You can listen to the original versions (for organ and violin respectively) of these two harpsichord concertos here:

Between the two concertos on the concert we perform Bach’s Orchestral Suite in C Major, scored for oboes, bassoon, and strings. The exquisite dance movements show how completely Bach mastered the styles of the French courtly dances, as evidenced also in his keyboard suites. Only one non-French movement appears, that being the Italian Forlana, an energetic dance that was immensely popular in Venice at that time. The dances are preceded by a grand overture, and throughout the suite the three wind players take centre stage.

Johann Adolph Hasse arrived in Dresden as Music Director in 1731, accompanied by his wife, the renowned soprano Faustina Bordoni. His opera Cleofide was premiered at court a few months later. In attendance was J.S. Bach, who was in town to perform a much applauded organ recital at the Sophienkirche. Bach is thought to have taken his son Wilhelm Friedemann to the opera, reportedly “to hear the pretty Dresden tunes.” Bach and Hasse became friends, and Hasse and Bordoni are known to have visited him in Leipzig on numerous occasions. Whether Hasse gave Bach a copy of his six string sinfonias is not known, but seems plausible.
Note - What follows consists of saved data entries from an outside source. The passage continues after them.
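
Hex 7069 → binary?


Each hex digit → 4 binary bits:
  7 = 0111
  0 = 0000
  6 = 0110
  9 = 1001
Concatenate: 0111 0000 0110 1001
= 0111000001101001


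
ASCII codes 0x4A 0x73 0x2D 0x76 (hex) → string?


Codes (hex): 0x4A 0x73 0x2D 0x76
Per-code ASCII lookup:
  0x4A = 74  (range 65-90: uppercase, 74 - 65 = 9) → 'J'
  0x73 = 115  (range 97-122: lowercase, 115 - 97 = 18) → 's'
  0x2D = 45  (special character) → '-'
  0x76 = 118  (range 97-122: lowercase, 118 - 97 = 21) → 'v'
= 'Js-v'


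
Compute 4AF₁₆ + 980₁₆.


Align and add column by column (LSB to MSB, each column mod 16 with carry):
  04AF
+ 0980
  ----
  col 0: F(15) + 0(0) + 0 (carry in) = 15 → F(15), carry out 0
  col 1: A(10) + 8(8) + 0 (carry in) = 18 → 2(2), carry out 1
  col 2: 4(4) + 9(9) + 1 (carry in) = 14 → E(14), carry out 0
  col 3: 0(0) + 0(0) + 0 (carry in) = 0 → 0(0), carry out 0
Reading digits MSB→LSB: 0E2F
Strip leading zeros: E2F
= 0xE2F


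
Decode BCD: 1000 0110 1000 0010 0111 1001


Each 4-bit group → digit:
  1000 → 8
  0110 → 6
  1000 → 8
  0010 → 2
  0111 → 7
  1001 → 9
= 868279


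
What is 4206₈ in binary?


Each octal digit → 3 binary bits:
  4 = 100
  2 = 010
  0 = 000
  6 = 110
Concatenate: 100 010 000 110
= 100010000110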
Bach reportedly had a particularly close friendship with the Dresden court composer Jan Dismas Zelenka, originally from Bohemia. Zelenka is known to have shared many scores with Bach, including music from Dresden circles which Bach may have otherwise had difficulty accessing. We know that Bach directed at least one Zelenka choral work (the Magnificat in D Major) in Leipzig, and must have known of Zelenka’s instrumental music. It’s easy to imagine the two composers discussing counterpoint, which pervades both their music, over a beer during one of Bach’s Dresden visits. It’s also easy to imagine Bach smiling at Zelenka’s exuberant, at times quirky, Orchestral Suite in F Major.